Cassie looked up at her with no other expression than slight astonishment, as though Katy's language were strange. Cassie loved nothing that could turn and rend her. John had turned and had rent her, but in David's case she had had a care for herself, from misery there she had sternly and bravely defended herself. This bright-eyed Katy with her light step and her pretty ways had disturbed her, had set her to dreaming at night of a house filled with children, of growing boys and girls who would have loved their mother and cherished her.

And here this same Katy hung above her, clung to her, would not, thought poor Cassie, would not let her die as she had planned! She did not know that hardness of heart was in her a more terrible hurt than any offense which love could have brought. In her weakness she felt a sudden quiver of life in that heart of stone; it seemed as though it melted to water.

But she would not yield. She tried to draw her hand away from the grasp which held it; she closed her eyes; she remembered how she had defended herself against grief. But she could not get her weak hand away, could not shut out the sound of Katy's voice.

"What shall I tell David? Let me tell David something from his mother. Why, David loves you! David will grieve for you! Oh, please!" She lifted Mrs. Hartman's white hand and held it against her cheek, as though she would compel a blessing. "Oh, please let me tell David something!"

But no word was spoken, no tears stole out from under the closed lids. The lids quivered, opened and closed; beyond that slight motion there was nothing. Already the preacher and the doctor were ascending the steps. To both the serious condition of the invalid was evident. The doctor told Katy in his dictatorial way that she should not have allowed Mrs. Hartman to leave her bed. The doctor always spoke to Katy with irritation, as though he could not quite escape the recollection of promises made and forgotten.

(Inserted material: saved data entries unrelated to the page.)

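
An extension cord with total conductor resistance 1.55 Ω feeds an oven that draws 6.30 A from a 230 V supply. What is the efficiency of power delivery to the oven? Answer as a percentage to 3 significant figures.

The extension cord carries the full 6.30 A.
P_line = I² R_line = (6.300)² × 1.55 = 61.52 W
P_source = V I = 230 × 6.300 = 1449 W; P_load = 1387 W
η = P_load / P_source = 1387 / 1449 = 0.9575

95.8 %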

Cassie lay quietly with her hands clasped once more on her breast. Her eyes were open now; she spoke clearly in a weak voice, the self-control, fostered through years, serving her still. She signified that she wished her pastor to give her the communion, for which purpose he had brought with him his silver flask and chalice and paten. These he spread out on the little table at the head of Cassie's bed.

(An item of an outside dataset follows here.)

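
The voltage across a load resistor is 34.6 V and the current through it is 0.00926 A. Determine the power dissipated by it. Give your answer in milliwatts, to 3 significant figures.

320 mW

Since both terminal voltage and current are stated, P = V I gives the power in one step.
P = 34.6 V × 0.009260 A = 0.3204 W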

On the other side of the bed stood Katy, with wide, tearful eyes and white cheeks. The scene was almost too solemn for endurance; the great catafalque of a bed with its white valances and draperies, the dark shadows in the corners of the room, the deep silence of the night, the brightly illuminated, earnest faces of the doctor and the preacher. But all seemed to make Katy's eyes more clear to see, her heart more keen to remember. Her thoughts went back over all the solemn services she had witnessed, the watch-night services of her childhood, the communion services, the hour of her grandmother's passing. She remembered the clear nights when she had run through the snow with Whiskey and had been at once so unhappy and so happy. How foolish to be unhappy then when she had everything! She remembered even that morning, long, long ago, when John Hartman had frightened her. Surely, as her grandmother said, she must have imagined that rage! She was nothing to John Hartman.